Suite Française is being billed as a second world war romance about ‘forbidden love’ and, in this regard, it is handsome, solid, well played and probably fine, if you haven’t read Irène Némirovsky’s novel, but if you have? Then you may have been hoping and praying for something deeper, something more special. As you know — because I have been nothing if not repetitive down the years — I desperately try not to compare films with their source material. Let a film live or die by its own merits. But this book nags like nothing else on earth. What? Really? No! And where did that Jew in the attic come from? What is this film playing at, when it comes to Jews in attics? Can anyone put a Jew in an attic, whenever they so fancy? Could I put a few up there, this afternoon?
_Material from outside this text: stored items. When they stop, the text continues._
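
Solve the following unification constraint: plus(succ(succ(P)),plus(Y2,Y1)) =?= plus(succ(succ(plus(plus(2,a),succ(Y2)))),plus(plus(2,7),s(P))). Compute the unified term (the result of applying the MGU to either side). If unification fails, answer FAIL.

Decompose plus/2: succ(succ(P)) =?= succ(succ(plus(plus(2,a),succ(Y2)))),  plus(Y2,Y1) =?= plus(plus(2,7),s(P)).
Decompose succ/1: succ(P) =?= succ(plus(plus(2,a),succ(Y2))).
Decompose succ/1: P =?= plus(plus(2,a),succ(Y2)).
Bind P := plus(plus(2,a),succ(Y2)); substituting into the remaining equation gives: plus(Y2,Y1) =?= plus(plus(2,7),s(plus(plus(2,a),succ(Y2)))).
Decompose plus/2: Y2 =?= plus(2,7),  Y1 =?= s(plus(plus(2,a),succ(Y2))).
Bind Y2 := plus(2,7); substituting into the remaining equation gives: Y1 =?= s(plus(plus(2,a),succ(plus(2,7)))). Substituting into the earlier binding gives P := plus(plus(2,a),succ(plus(2,7))).
Bind Y1 := s(plus(plus(2,a),succ(plus(2,7)))).
Applying the MGU to either side gives plus(succ(succ(plus(plus(2,a),succ(plus(2,7))))),plus(plus(2,7),s(plus(plus(2,a),succ(plus(2,7)))))).

plus(succ(succ(plus(plus(2,a),succ(plus(2,7))))),plus(plus(2,7),s(plus(plus(2,a),succ(plus(2,7))))))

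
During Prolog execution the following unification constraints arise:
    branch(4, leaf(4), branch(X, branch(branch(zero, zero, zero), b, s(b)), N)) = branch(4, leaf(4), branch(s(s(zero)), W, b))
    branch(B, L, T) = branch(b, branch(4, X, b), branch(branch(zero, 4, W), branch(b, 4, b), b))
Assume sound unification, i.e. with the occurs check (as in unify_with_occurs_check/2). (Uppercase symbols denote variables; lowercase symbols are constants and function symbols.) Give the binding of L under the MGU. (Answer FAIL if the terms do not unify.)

branch(4, s(s(zero)), b)

Decompose branch/3: 4 = 4,  leaf(4) = leaf(4),  branch(X, branch(branch(zero, zero, zero), b, s(b)), N) = branch(s(s(zero)), W, b).
Delete trivial equation 4 = 4.
Delete trivial equation leaf(4) = leaf(4).
Decompose branch/3: X = s(s(zero)),  branch(branch(zero, zero, zero), b, s(b)) = W,  N = b.
Bind X := s(s(zero)); substituting into the one remaining equation that mentions X gives: branch(B, L, T) = branch(b, branch(4, s(s(zero)), b), branch(branch(zero, 4, W), branch(b, 4, b), b)).
Bind W := branch(branch(zero, zero, zero), b, s(b)); substituting into the one remaining equation that mentions W gives: branch(B, L, T) = branch(b, branch(4, s(s(zero)), b), branch(branch(zero, 4, branch(branch(zero, zero, zero), b, s(b))), branch(b, 4, b), b)).
Bind N := b; no other remaining equation mentions N.
Decompose branch/3: B = b,  L = branch(4, s(s(zero)), b),  T = branch(branch(zero, 4, branch(branch(zero, zero, zero), b, s(b))), branch(b, 4, b), b).
Bind B := b; no other remaining equation mentions B.
Bind L := branch(4, s(s(zero)), b); no other remaining equation mentions L.
Bind T := branch(branch(zero, 4, branch(branch(zero, zero, zero), b, s(b))), branch(b, 4, b), b).
MGU = { X ↦ s(s(zero)), W ↦ branch(branch(zero, zero, zero), b, s(b)), N ↦ b, B ↦ b, L ↦ branch(4, s(s(zero)), b), T ↦ branch(branch(zero, 4, branch(branch(zero, zero, zero), b, s(b))), branch(b, 4, b), b) }, so L ↦ branch(4, s(s(zero)), b).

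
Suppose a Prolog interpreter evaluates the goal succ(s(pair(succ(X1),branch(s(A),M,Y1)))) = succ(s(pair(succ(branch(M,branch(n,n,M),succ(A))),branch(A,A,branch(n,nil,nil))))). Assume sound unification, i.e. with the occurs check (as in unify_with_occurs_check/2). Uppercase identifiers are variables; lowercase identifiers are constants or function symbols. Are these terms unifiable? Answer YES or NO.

Decompose succ/1: s(pair(succ(X1),branch(s(A),M,Y1))) = s(pair(succ(branch(M,branch(n,n,M),succ(A))),branch(A,A,branch(n,nil,nil)))).
Decompose s/1: pair(succ(X1),branch(s(A),M,Y1)) = pair(succ(branch(M,branch(n,n,M),succ(A))),branch(A,A,branch(n,nil,nil))).
Decompose pair/2: succ(X1) = succ(branch(M,branch(n,n,M),succ(A))),  branch(s(A),M,Y1) = branch(A,A,branch(n,nil,nil)).
Decompose succ/1: X1 = branch(M,branch(n,n,M),succ(A)).
Bind X1 := branch(M,branch(n,n,M),succ(A)); no other remaining equation mentions X1.
Decompose branch/3: s(A) = A,  M = A,  Y1 = branch(n,nil,nil).
Occurs check fails: A occurs in s(A); the equation A = s(A) has no finite solution.

NO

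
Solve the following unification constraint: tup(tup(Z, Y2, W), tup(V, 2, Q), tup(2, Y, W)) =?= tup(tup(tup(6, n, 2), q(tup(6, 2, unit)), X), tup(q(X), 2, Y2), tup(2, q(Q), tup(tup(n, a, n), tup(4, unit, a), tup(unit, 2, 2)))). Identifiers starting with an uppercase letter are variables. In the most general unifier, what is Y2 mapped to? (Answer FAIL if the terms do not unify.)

q(tup(6, 2, unit))

Decompose tup/3: tup(Z, Y2, W) =?= tup(tup(6, n, 2), q(tup(6, 2, unit)), X),  tup(V, 2, Q) =?= tup(q(X), 2, Y2),  tup(2, Y, W) =?= tup(2, q(Q), tup(tup(n, a, n), tup(4, unit, a), tup(unit, 2, 2))).
Decompose tup/3: Z =?= tup(6, n, 2),  Y2 =?= q(tup(6, 2, unit)),  W =?= X.
Bind Z := tup(6, n, 2); no other remaining equation mentions Z.
Bind Y2 := q(tup(6, 2, unit)); substituting into the one remaining equation that mentions Y2 gives: tup(V, 2, Q) =?= tup(q(X), 2, q(tup(6, 2, unit))).
Bind W := X; substituting into the one remaining equation that mentions W gives: tup(2, Y, X) =?= tup(2, q(Q), tup(tup(n, a, n), tup(4, unit, a), tup(unit, 2, 2))).
Decompose tup/3: V =?= q(X),  2 =?= 2,  Q =?= q(tup(6, 2, unit)).
Bind V := q(X); no other remaining equation mentions V.
Delete trivial equation 2 =?= 2.
Bind Q := q(tup(6, 2, unit)); substituting into the remaining equation gives: tup(2, Y, X) =?= tup(2, q(q(tup(6, 2, unit))), tup(tup(n, a, n), tup(4, unit, a), tup(unit, 2, 2))).
Decompose tup/3: 2 =?= 2,  Y =?= q(q(tup(6, 2, unit))),  X =?= tup(tup(n, a, n), tup(4, unit, a), tup(unit, 2, 2)).
Delete trivial equation 2 =?= 2.
Bind Y := q(q(tup(6, 2, unit))); no other remaining equation mentions Y.
Bind X := tup(tup(n, a, n), tup(4, unit, a), tup(unit, 2, 2)). Substituting into the earlier bindings gives W := tup(tup(n, a, n), tup(4, unit, a), tup(unit, 2, 2)), V := q(tup(tup(n, a, n), tup(4, unit, a), tup(unit, 2, 2))).
MGU = { Z := tup(6, n, 2), Y2 := q(tup(6, 2, unit)), W := tup(tup(n, a, n), tup(4, unit, a), tup(unit, 2, 2)), V := q(tup(tup(n, a, n), tup(4, unit, a), tup(unit, 2, 2))), Q := q(tup(6, 2, unit)), Y := q(q(tup(6, 2, unit))), X := tup(tup(n, a, n), tup(4, unit, a), tup(unit, 2, 2)) }, so Y2 := q(tup(6, 2, unit)).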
A bit of background: Némirovsky was a French–Ukrainian Jew who was murdered in Auschwitz in 1942 before she could complete an epic five-part portrait of life under the Nazis. She completed two of the parts — eventually published by her daughter in 2004, to international acclaim — and it’s the second part, Dolce, that is filmed here. This describes life in a French village during occupation, which is the life Némirovsky was living at the time of writing — the books are history as it was happening; that is what makes them so urgent and extraordinary — and focuses on Lucile Angellier, whose husband is a prisoner of war and who lives with her mean and domineering mother-in law. (A superb Kristin Scott Thomas, whose Madame Angellier is so cold and so white-skinned it’s as if her blood can’t even manage the warmth to circulate.)
However, their dynamic is disturbed when the Germans roll into town and they are billeted with an officer (Matthias Schoenaerts), who is refined, decent, hot (it’s Matthias Schoenaerts) and plays the piano beautifully; plays the piano dolce.